Finding complete official solutions for David Williams' Probability with Martingales

is rare, as the textbook is designed for students and emphasizes that exercises "play a vital role". However, several high-quality community resources and student-led solution sets are widely recognized as the "best" alternatives for self-study. Amazon.com Top Solution Resources dbFin Exercise Solutions

: This is one of the most structured resources, providing organized links to answers for early chapters (Chapter 0 through Chapter 4). Visit dbFin - Williams Solutions for these categorized notes. Ryan McCorvie’s Solutions

: This resource covers more advanced chapters, including detailed breakdowns for Chapter 12 In that sense, David Williams’ book doesn’t give

problems (e.g., Branching processes and Kronecker’s Lemma). Access them at martingale.ai Probability99 (WordPress)
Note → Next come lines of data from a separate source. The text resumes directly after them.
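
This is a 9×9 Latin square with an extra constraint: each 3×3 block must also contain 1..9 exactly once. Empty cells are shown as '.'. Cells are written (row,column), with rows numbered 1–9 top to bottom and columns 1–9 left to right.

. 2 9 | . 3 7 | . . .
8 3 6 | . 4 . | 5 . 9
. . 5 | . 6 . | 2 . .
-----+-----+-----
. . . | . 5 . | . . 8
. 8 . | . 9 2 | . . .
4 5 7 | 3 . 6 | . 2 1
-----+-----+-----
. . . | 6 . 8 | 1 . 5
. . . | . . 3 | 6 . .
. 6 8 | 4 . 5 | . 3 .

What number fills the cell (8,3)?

(1,1) = 1: row 1 has {2,3,7,9}; col 1 has {4,8}; box has {2,3,5,6,8,9} → only 1 remains.
(2,6) = 1: row 2 has {3,4,5,6,8,9}; col 6 has {2,3,5,6,7,8}; box has {3,4,6,7} → only 1 remains.
(2,8) = 7: row 2 has {1,3,4,5,6,8,9}; col 8 has {2,3}; box has {2,5,9} → only 7 remains.
(3,1) = 7: row 3 has {2,5,6}; col 1 has {1,4,8}; box has {1,2,3,5,6,8,9} → only 7 remains.
(3,2) = 4: row 3 has {2,5,6,7}; col 2 has {2,3,5,6,8}; box has {1,2,3,5,6,7,8,9} → only 4 remains.
(3,6) = 9: row 3 has {2,4,5,6,7}; col 6 has {1,2,3,5,6,7,8}; box has {1,3,4,6,7} → only 9 remains.
(3,9) = 3: row 3 has {2,4,5,6,7,9}; col 9 has {1,5,8,9}; box has {2,5,7,9} → only 3 remains.
(4,6) = 4: row 4 has {5,8}; col 6 has {1,2,3,5,6,7,8,9}; box has {2,3,5,6,9} → only 4 remains.
(6,5) = 8: row 6 has {1,2,3,4,5,6,7}; col 5 has {3,4,5,6,9}; box has {2,3,4,5,6,9} → only 8 remains.
(6,7) = 9: row 6 has {1,2,3,4,5,6,7,8}; col 7 has {1,2,5,6}; box has {1,2,8} → only 9 remains.
(9,7) = 7: row 9 has {3,4,5,6,8}; col 7 has {1,2,5,6,9}; box has {1,3,5,6} → only 7 remains.
(9,9) = 2: row 9 has {3,4,5,6,7,8}; col 9 has {1,3,5,8,9}; box has {1,3,5,6,7} → only 2 remains.
(2,4) = 2: row 2 has {1,3,4,5,6,7,8,9}; col 4 has {3,4,6}; box has {1,3,4,6,7,9} → only 2 remains.
(3,4) = 8: row 3 has {2,3,4,5,6,7,9}; col 4 has {2,3,4,6}; box has {1,2,3,4,6,7,9} → only 8 remains.
(3,8) = 1: row 3 has {2,3,4,5,6,7,8,9}; col 8 has {2,3,7}; box has {2,3,5,7,9} → only 1 remains.
(4,7) = 3: row 4 has {4,5,8}; col 7 has {1,2,5,6,7,9}; box has {1,2,8,9} → only 3 remains.
(4,8) = 6: row 4 has {3,4,5,8}; col 8 has {1,2,3,7}; box has {1,2,3,8,9} → only 6 remains.
(5,7) = 4: row 5 has {2,8,9}; col 7 has {1,2,3,5,6,7,9}; box has {1,2,3,6,8,9} → only 4 remains.
(5,8) = 5: row 5 has {2,4,8,9}; col 8 has {1,2,3,6,7}; box has {1,2,3,4,6,8,9} → only 5 remains.
(5,9) = 7: row 5 has {2,4,5,8,9}; col 9 has {1,2,3,5,8,9}; box has {1,2,3,4,5,6,8,9} → only 7 remains.
(8,9) = 4: row 8 has {3,6}; col 9 has {1,2,3,5,7,8,9}; box has {1,2,3,5,6,7} → only 4 remains.
(9,1) = 9: row 9 has {2,3,4,5,6,7,8}; col 1 has {1,4,7,8}; box has {6,8} → only 9 remains.
(9,5) = 1: row 9 has {2,3,4,5,6,7,8,9}; col 5 has {3,4,5,6,8,9}; box has {3,4,5,6,8} → only 1 remains.
(1,4) = 5: row 1 has {1,2,3,7,9}; col 4 has {2,3,4,6,8}; box has {1,2,3,4,6,7,8,9} → only 5 remains.
(1,7) = 8: row 1 has {1,2,3,5,7,9}; col 7 has {1,2,3,4,5,6,7,9}; box has {1,2,3,5,7,9} → only 8 remains.
(1,8) = 4: row 1 has {1,2,3,5,7,8,9}; col 8 has {1,2,3,5,6,7}; box has {1,2,3,5,7,8,9} → only 4 remains.
(1,9) = 6: row 1 has {1,2,3,4,5,7,8,9}; col 9 has {1,2,3,4,5,7,8,9}; box has {1,2,3,4,5,7,8,9} → only 6 remains.
(4,1) = 2: row 4 has {3,4,5,6,8}; col 1 has {1,4,7,8,9}; box has {4,5,7,8} → only 2 remains.
(4,3) = 1: row 4 has {2,3,4,5,6,8}; col 3 has {5,6,7,8,9}; box has {2,4,5,7,8} → only 1 remains.
(4,4) = 7: row 4 has {1,2,3,4,5,6,8}; col 4 has {2,3,4,5,6,8}; box has {2,3,4,5,6,8,9} → only 7 remains.
(5,3) = 3: row 5 has {2,4,5,7,8,9}; col 3 has {1,5,6,7,8,9}; box has {1,2,4,5,7,8} → only 3 remains.
(5,4) = 1: row 5 has {2,3,4,5,7,8,9}; col 4 has {2,3,4,5,6,7,8}; box has {2,3,4,5,6,7,8,9} → only 1 remains.
(7,1) = 3: row 7 has {1,5,6,8}; col 1 has {1,2,4,7,8,9}; box has {6,8,9} → only 3 remains.
(7,2) = 7: row 7 has {1,3,5,6,8}; col 2 has {2,3,4,5,6,8}; box has {3,6,8,9} → only 7 remains.
(7,5) = 2: row 7 has {1,3,5,6,7,8}; col 5 has {1,3,4,5,6,8,9}; box has {1,3,4,5,6,8} → only 2 remains.
(7,8) = 9: row 7 has {1,2,3,5,6,7,8}; col 8 has {1,2,3,4,5,6,7}; box has {1,2,3,4,5,6,7} → only 9 remains.
(8,1) = 5: row 8 has {3,4,6}; col 1 has {1,2,3,4,7,8,9}; box has {3,6,7,8,9} → only 5 remains.
(8,2) = 1: row 8 has {3,4,5,6}; col 2 has {2,3,4,5,6,7,8}; box has {3,5,6,7,8,9} → only 1 remains.
(8,3) = 2: row 8 has {1,3,4,5,6}; col 3 has {1,3,5,6,7,8,9}; box has {1,3,5,6,7,8,9} → only 2 remains.

2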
: A community blog that features long-form discussions and solutions for tricky sections like Exercises G Chapter 10 (Optimal Stopping). Check out the Williams Exercises Discussion for intuitive explanations. Stack Exchange (Mathematics)

: For specific problems (e.g., Exercise 4.1 or 9.2), Math Stack Exchange contains detailed community-vetted proofs and clarifies the "hints" provided in the textbook. Search for

"Williams Probability with Martingales" on MathStackExchange Mathematics Stack Exchange Content Navigational Guide

The book is famous for its lively, selective style rather than being encyclopedic. If you are self-studying, keep these points in mind: Google Books Williams 'Probability with martingales' E9.2

This book (often called "PWM") is a classic but famously terse. The exercises are non-trivial, and official solutions do not exist. The "best" solutions, therefore, are those that are rigorous, well-explained, and community-vetted.


Probability with Martingales is a standard text for graduate-level courses in Stochastic Analysis at top universities (Cambridge, Oxford, MIT, etc.).